# A Nutrition Forum?



## TallChris (Oct 16, 2008)

Reading the fructose thread got me thinking (indulge me for a minute): would it make sense to have a nutrition forum on mtbr? 

I ask because I have always been slim (which most would assume to be synonymous with healthy) despite my eating behavior ranging from highly processed junk in general to the opposite end of the spectrum at 'ortho'rexic. It's been hard to tell what foods to stay away from because there have been no visible consequences, and I'm 37.

When it comes to training, I rely on water, heavy carbs ala bagels and pasta; during racing it's HEED, Hammer gels or Fruit Newtons; and for recovery a lot of water, fruits and yogurt. When I'm training for races, my eating is pretty purpose-driven and cuts out a lot of questions... any other time it's all over the place. 
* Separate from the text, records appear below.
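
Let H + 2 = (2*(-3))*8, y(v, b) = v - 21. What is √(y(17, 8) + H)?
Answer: 3*I*√6 ≈ 7.3485*I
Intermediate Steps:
y(v, b) = -21 + v
H = -50 (H = -2 + (2*(-3))*8 = -2 - 6*8 = -2 - 48 = -50)
√(y(17, 8) + H) = √((-21 + 17) - 50) = √(-4 - 50) = √(-54) = 3*I*√6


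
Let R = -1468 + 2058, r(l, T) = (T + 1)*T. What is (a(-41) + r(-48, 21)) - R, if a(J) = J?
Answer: -169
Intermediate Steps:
r(l, T) = T*(1 + T) (r(l, T) = (1 + T)*T = T*(1 + T))
R = 590
(a(-41) + r(-48, 21)) - R = (-41 + 21*(1 + 21)) - 1*590 = (-41 + 21*22) - 590 = (-41 + 462) - 590 = 421 - 590 = -169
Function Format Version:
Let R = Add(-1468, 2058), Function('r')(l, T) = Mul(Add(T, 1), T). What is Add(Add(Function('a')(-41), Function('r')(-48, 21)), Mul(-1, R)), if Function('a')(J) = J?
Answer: -169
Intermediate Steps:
Function('r')(l, T) = Mul(T, Add(1, T)) (Function('r')(l, T) = Mul(Add(1, T), T) = Mul(T, Add(1, T)))
R = 590
Add(Add(Function('a')(-41), Function('r')(-48, 21)), Mul(-1, R)) = Add(Add(-41, Mul(21, Add(1, 21))), Mul(-1, 590)) = Add(Add(-41, Mul(21, 22)), -590) = Add(Add(-41, 462), -590) = Add(421, -590) = -169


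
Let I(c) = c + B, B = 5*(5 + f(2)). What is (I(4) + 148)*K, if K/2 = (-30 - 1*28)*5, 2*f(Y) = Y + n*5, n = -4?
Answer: -76560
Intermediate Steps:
f(Y) = -10 + Y/2 (f(Y) = (Y - 4*5)/2 = (Y - 20)/2 = (-20 + Y)/2 = -10 + Y/2)
B = -20 (B = 5*(5 + (-10 + (1/2)*2)) = 5*(5 + (-10 + 1)) = 5*(5 - 9) = 5*(-4) = -20)
I(c) = -20 + c (I(c) = c - 20 = -20 + c)
K = -580 (K = 2*((-30 - 1*28)*5) = 2*((-30 - 28)*5) = 2*(-58*5) = 2*(-290) = -580)
(I(4) + 148)*K = ((-20 + 4) + 148)*(-580) = (-16 + 148)*(-580) = 132*(-580) = -76560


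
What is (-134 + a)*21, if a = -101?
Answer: -4935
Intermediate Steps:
(-134 + a)*21 = (-134 - 101)*21 = -235*21 = -4935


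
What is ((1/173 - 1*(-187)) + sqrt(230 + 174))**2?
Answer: 1058743220/29929 + 129408*sqrt(101)/173 ≈ 42893.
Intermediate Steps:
((1/173 - 1*(-187)) + sqrt(230 + 174))**2 = ((1/173 + 187) + sqrt(404))**2 = (32352/173 + 2*sqrt(101))**2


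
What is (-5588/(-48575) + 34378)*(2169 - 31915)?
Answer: -49673349237748/48575 ≈ -1.0226e+9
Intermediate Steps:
(-5588/(-48575) + 34378)*(2169 - 31915) = (-5588*(-1/48575) + 34378)*(-29746) = (5588/48575 + 34378)*(-29746) = (1669916938/48575)*(-29746) = -49673349237748/48575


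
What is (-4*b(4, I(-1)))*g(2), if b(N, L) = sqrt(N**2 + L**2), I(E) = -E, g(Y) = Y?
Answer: -8*sqrt(17) ≈ -32.985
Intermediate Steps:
b(N, L) = sqrt(L**2 + N**2)
(-4*b(4, I(-1)))*g(2) = -4*sqrt((-1*(-1))**2 + 4**2)*2 = -4*sqrt(1**2 + 16)*2 = -4*sqrt(1 + 16)*2 = -4*sqrt(17)*2 = -8*sqrt(17)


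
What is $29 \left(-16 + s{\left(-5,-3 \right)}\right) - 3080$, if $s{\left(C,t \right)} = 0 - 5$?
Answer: $-3689$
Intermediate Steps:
$s{\left(C,t \right)} = -5$
$29 \left(-16 + s{\left(-5,-3 \right)}\right) - 3080 = 29 \left(-16 - 5\right) - 3080 = 29 \left(-21\right) - 3080 = -609 - 3080 = -3689$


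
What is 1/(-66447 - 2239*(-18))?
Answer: -1/26145 ≈ -3.8248e-5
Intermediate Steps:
1/(-66447 - 2239*(-18)) = 1/(-66447 + 40302) = 1/(-26145) = -1/26145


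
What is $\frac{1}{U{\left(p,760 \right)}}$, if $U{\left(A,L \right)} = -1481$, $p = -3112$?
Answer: $- \frac{1}{1481} \approx -0.00067522$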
I'm guessing a consult with a sports nutritionist is in order??


----------



## monzie (Aug 5, 2009)

My approach to nutrition is really lax. I usually eat when I am hungry and try to have homemade meals from fresh and if possible organic; usually just end up eating ramen noodles or mac and cheese( I don't eat meat). I blame the terrible eating on the girlfriend; she can't cook and I hate doing it all the time as well as the dishes. 

I do however over indulge in beer...a lot. Luckily i don't have a sweet tooth. A candy bar once every two or so months usually helps remind me why I don't like candy. 
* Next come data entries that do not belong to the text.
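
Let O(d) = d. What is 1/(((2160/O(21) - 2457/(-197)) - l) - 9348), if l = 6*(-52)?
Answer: -1379/12301605 ≈ -0.00011210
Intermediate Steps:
l = -312
1/(((2160/O(21) - 2457/(-197)) - l) - 9348) = 1/(((2160/21 - 2457/(-197)) - 1*(-312)) - 9348) = 1/(((2160*(1/21) - 2457*(-1/197)) + 312) - 9348) = 1/(((720/7 + 2457/197) + 312) - 9348) = 1/((159039/1379 + 312) - 9348) = 1/(589287/1379 - 9348) = 1/(-12301605/1379) = -1379/12301605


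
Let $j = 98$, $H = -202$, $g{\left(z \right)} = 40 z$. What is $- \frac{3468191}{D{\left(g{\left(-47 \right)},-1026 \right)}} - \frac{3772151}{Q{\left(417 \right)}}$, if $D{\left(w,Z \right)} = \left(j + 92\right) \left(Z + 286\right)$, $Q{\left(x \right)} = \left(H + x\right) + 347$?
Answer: $- \frac{264207653629}{39508600} \approx -6687.3$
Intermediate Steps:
$Q{\left(x \right)} = 145 + x$ ($Q{\left(x \right)} = \left(-202 + x\right) + 347 = 145 + x$)
$D{\left(w,Z \right)} = 54340 + 190 Z$ ($D{\left(w,Z \right)} = \left(98 + 92\right) \left(Z + 286\right) = 190 \left(286 + Z\right) = 54340 + 190 Z$)
$- \frac{3468191}{D{\left(g{\left(-47 \right)},-1026 \right)}} - \frac{3772151}{Q{\left(417 \right)}} = - \frac{3468191}{54340 + 190 \left(-1026\right)} - \frac{3772151}{145 + 417} = - \frac{3468191}{54340 - 194940} - \frac{3772151}{562} = - \frac{3468191}{-140600} - \frac{3772151}{562} = \left(-3468191\right) \left(- \frac{1}{140600}\right) - \frac{3772151}{562} = \frac{3468191}{140600} - \frac{3772151}{562} = - \frac{264207653629}{39508600}$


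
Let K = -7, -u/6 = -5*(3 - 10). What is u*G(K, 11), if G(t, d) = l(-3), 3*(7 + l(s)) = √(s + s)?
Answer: 1470 - 70*I*√6 ≈ 1470.0 - 171.46*I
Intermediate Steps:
u = -210 (u = -(-30)*(3 - 10) = -(-30)*(-7) = -6*35 = -210)
l(s) = -7 + √2*√s/3 (l(s) = -7 + √(s + s)/3 = -7 + √(2*s)/3 = -7 + (√2*√s)/3 = -7 + √2*√s/3)
G(t, d) = -7 + I*√6/3 (G(t, d) = -7 + √2*√(-3)/3 = -7 + √2*(I*√3)/3 = -7 + I*√6/3)
u*G(K, 11) = -210*(-7 + I*√6/3) = 1470 - 70*I*√6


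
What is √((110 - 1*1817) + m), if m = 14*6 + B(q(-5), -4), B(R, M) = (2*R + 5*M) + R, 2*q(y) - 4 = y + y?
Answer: 2*I*√413 ≈ 40.645*I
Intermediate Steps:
q(y) = 2 + y (q(y) = 2 + (y + y)/2 = 2 + (2*y)/2 = 2 + y)
B(R, M) = 3*R + 5*M
m = 55 (m = 14*6 + (3*(2 - 5) + 5*(-4)) = 84 + (3*(-3) - 20) = 84 + (-9 - 20) = 84 - 29 = 55)
√((110 - 1*1817) + m) = √((110 - 1*1817) + 55) = √((110 - 1817) + 55) = √(-1707 + 55) = √(-1652) = 2*I*√413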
If I am doing a brevet I will over carb with a ton of pasta the night before and eat a bowl of oatmeal the morning of the ride. When on the ride I will usually not bring food and just eat real gross gas station offerings; mindset being I am just going to burn it off that day anyway so it doesn't matter. Vegetable juice from the gas stations and plain water in a Camelbak and in the bottle Perpetuem or molasses, lemon juice and salt. 

As a recreational cyclist who races on occasion and does this for fun I don't see the merit of watching my diet for my hobby though it's a constant form of self torment.

Also, I am 26 if you were curious.


----------



## OnForm (Feb 11, 2011)

I highly recommend Racing Weight by Matt Fitzgerald. One the biggest take aways I've had is about timing my meals and what to eat at different times of the day.

http://www.velopress.com/nutrition.php?id=289


----------



## forgiven_nick (Nov 7, 2006)

We definitely need a nutrition forum.

I would love to hear more debates on all the topics from electrolyte intake to post ride recovery strategies to carbohydrate source preferences.


----------



## ZachTX (Feb 20, 2010)

monzie said:


> I blame the terrible eating on the girlfriend; she can't cook and I hate doing it all the time as well as the dishes.


A little OT here, but the wife and i have a deal. If I cook, she cleans, and vice versa. It makes it much easier, and the kitchen always stays clean.

And if she really can't cook at all, at least you'll never have to do the dishes again.


----------